A navy veteran who received the Purple Heart, Fr Roy´s true conversion came when he became a Maryknoll missionary in Bolivia. He witnessed firsthand the environmental, social, and psychological effects when the US treats Latin America as its backyard.
He first exercised civil disobedience at Fort Benning when he learned the US was using the base to train Salvadorans in war tactics, the same Salvadorans whose party had murdered Oscar Romero. Dressed as high-ranking officers, Fr Roy and his companions infiltrated the base with a boombox, climbed a tree at night, and played Romero´s final sermon into the barracks. It ends, ¨Stop the repression!¨
¨Needless to say,¨ Roy wisecracked, ¨they weren´t as amused by our efforts as we were.¨ The group spent a year and a half in prison, writing hundreds of letters to build up support for what would become the SOAW. Every year in November, thousands of protesters from all over the world gather outside Ft. Benning for a solidarity march and vigil. It takes three solemn hours for the throng to sing the name of every known victim of the School of the Americas.

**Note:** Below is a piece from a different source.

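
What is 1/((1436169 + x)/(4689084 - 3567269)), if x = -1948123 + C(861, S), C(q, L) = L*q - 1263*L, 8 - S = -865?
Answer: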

My time in Nicaragua (at least for this round) is wrapping up. I leave mid-December. When this reality has hit my heart, I feel stripped from my core. I feel I will be leaving my soul in this country, and headed back to a place where the majority don´t (and say they can´t) live with their eyes and hearts wide open.
But Fr Roy´s visit reminded me that no matter where I go, I am not alone. There are people with me, people better than me. People who are willing not only to risk their comfort, but their liberty and their very lives, for the good of the most oppressed.

2 comments:

  1. I would have followed him around too! Did you go with LMU to the SOA protest? I went as a junior in November 2003. Preparing for that trip, learning about the SOA and their students crimes is what renewed my interest in learning about my aunt's death and the overall Nicaraguan revolution. The US trained the Nicaraguan National Guard that killed her. That's why both Jessica and I carried her picture to the gates. As a Sandinista, I would hope Ortega would oppose the US involvement with their troops, otherwise he really has sold out the party for power.